For many people, installing trim might seem as simple as lining it up and driving in a few nails, but if you’re putting trim in your house, it’s important to know that perfectly flush trim is difficult to achieve. Flush trim has a tendency to come loose from walls and windows over time, creating little gaps. Before painting over these gaps and crevices, caulking is a perfect way to make sure your finished project looks as good as how you pictured it in your head. To get the job done right, you need to learn the prep requirements and proper techniques first!
Tips for Caulking Trim
For the best results when caulking trim (or any other feature of your home), try these tips:
- Clean the caulk tube’s tip. With repeated use, the tube will get backed up, but if you use a screw or nail to clean it up before using it, you can easily avoid uneven caulk lines.
- Use painter’s tape. Even though you can easily clean up caulk, you can save time by using painter’s tape. Using painter's tape allows you to apply caulk where you want it without getting it in places you don’t.

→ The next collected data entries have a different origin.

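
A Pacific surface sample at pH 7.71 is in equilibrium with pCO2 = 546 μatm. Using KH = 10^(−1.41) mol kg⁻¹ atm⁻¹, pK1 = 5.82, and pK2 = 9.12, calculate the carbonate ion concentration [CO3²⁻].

[CO3²⁻] = 0.0641 mmol/kg

[CO2*] = KH · pCO2 = 10^(−1.41) × 546×10^-6 = 2.124×10^-5 mol/kg
α₀ = 1/(1 + K1/[H⁺] + K1K2/[H⁺]²) = 1/(1 + 10^+1.89 + 10^+0.48) = 0.01225
DIC = [CO2*]/α₀ = 2.124×10^-5 / 0.01225 = 1.734 mmol/kg
[CO3²⁻] = α₂·DIC; α₂ = 0.03699, so [CO3²⁻] = 0.03699 × 1.734 = 0.0641 mmol/kg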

- Check your caulk in a few different ways. First, check the type of caulk: There are different types for different jobs, and you will specifically need interior trim caulk for the best results. Next, check the tube to make sure you cut off the tip at a 45 degree angle. Lastly, check the expiration date (Yes, caulk does expire). Caulk does last up to 20 years before becoming unusable in which it no longer cures.

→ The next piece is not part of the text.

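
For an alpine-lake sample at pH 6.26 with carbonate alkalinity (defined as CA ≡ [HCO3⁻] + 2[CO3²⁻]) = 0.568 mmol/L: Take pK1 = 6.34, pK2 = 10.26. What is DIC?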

How to Apply Caulk to Trim
From the prep to the final step, here is a step by step guide to the caulking process
Clean the surface you’re going to caulk, getting rid of any loose debris. An residual dust or dirt can lessen the seal.

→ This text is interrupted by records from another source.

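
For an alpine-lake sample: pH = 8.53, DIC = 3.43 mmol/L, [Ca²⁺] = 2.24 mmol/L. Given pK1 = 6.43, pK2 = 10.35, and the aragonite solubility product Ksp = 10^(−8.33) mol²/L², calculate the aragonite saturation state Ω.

Ω = 24.3

α₂ = 1 / (1 + [H⁺]/K2 + [H⁺]²/(K1K2)) = 1 / (1 + 10^+1.82 + 10^-0.28)
   = 1 / (1 + 66.069 + 0.52481) = 1/67.594 = 0.01479
[CO3²⁻] = α₂ × DIC = 0.01479 × 3.43 = 0.05074 mmol/L
Ksp = 10^(−8.33) = 4.677×10^-9
Ω = [Ca²⁺][CO3²⁻]/Ksp = (2.24×10^-3)(5.074×10^-5) / 4.677×10^-9 = 24.3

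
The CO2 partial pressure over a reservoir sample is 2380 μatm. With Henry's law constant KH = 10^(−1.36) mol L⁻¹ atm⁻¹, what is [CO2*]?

KH = 10^(−1.36) = 4.365×10^-2 mol L⁻¹ atm⁻¹
[CO2*] = KH · pCO2 = 4.365×10^-2 × 2380×10^-6 atm = 1.04×10^-4 mol/L

[CO2*] = 104 μmol/L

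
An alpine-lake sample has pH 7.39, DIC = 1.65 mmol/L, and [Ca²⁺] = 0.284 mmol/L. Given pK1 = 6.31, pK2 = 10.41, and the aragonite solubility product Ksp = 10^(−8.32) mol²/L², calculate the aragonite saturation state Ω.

α₂ = 1 / (1 + [H⁺]/K2 + [H⁺]²/(K1K2)) = 1 / (1 + 10^+3.02 + 10^+1.94)
   = 1 / (1 + 1047.1 + 87.096) = 1/1135.2 = 0.0008809
[CO3²⁻] = α₂ × DIC = 0.0008809 × 1.65 = 0.001453 mmol/L = 1.453 μmol/L
Ksp = 10^(−8.32) = 4.786×10^-9
Ω = [Ca²⁺][CO3²⁻]/Ksp = (0.284×10^-3)(1.453×10^-6) / 4.786×10^-9 = 0.0862

Ω = 0.0862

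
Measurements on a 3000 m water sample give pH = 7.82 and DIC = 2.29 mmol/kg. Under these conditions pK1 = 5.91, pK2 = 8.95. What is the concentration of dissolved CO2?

[CO2*] = 0.0259 mmol/kg

α₀ = 1 / (1 + K1/[H⁺] + K1K2/[H⁺]²) = 1 / (1 + 10^+1.91 + 10^+0.78)
   = 1 / (1 + 81.283 + 6.0256) = 1/88.309 = 0.01132
[CO2*] = α₀ × DIC = 0.01132 × 2.29 = 0.0259 mmol/kg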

Prepare water and paper towels, and wet your hands so caulk doesn’t adhere well to them. Also, wet a paper towel (with other paper towels nearby), so you can use it to wipe off excess caulk before it sets.
Cut the tip of the caulking tube at a straight line with a 45-degree angle about a quarter of an inch onto the tube.
Hold the tube at a 45-degree angle and apply caulk to the edge of the trim with the tip flat against that gap. Squeeze the caulk until there is a steady flow, and then move at an even pace to keep the caulk bead a consistent size. Use enough caulk to fill gaps and cover unappealing spots, but avoid using too much caulk as that has a tendency to create uneven areas.
Smooth out your caulk....this can be difficult. Once your caulk dries it becomes very resistant to change. Smooth it out with your finger before it dries to ensure the desired result.
Lastly, clean up using a wet paper towel to wipe up any excess caulk on the trim or wall surface, and don't forget to cap your caulk tube so you can use it in the future.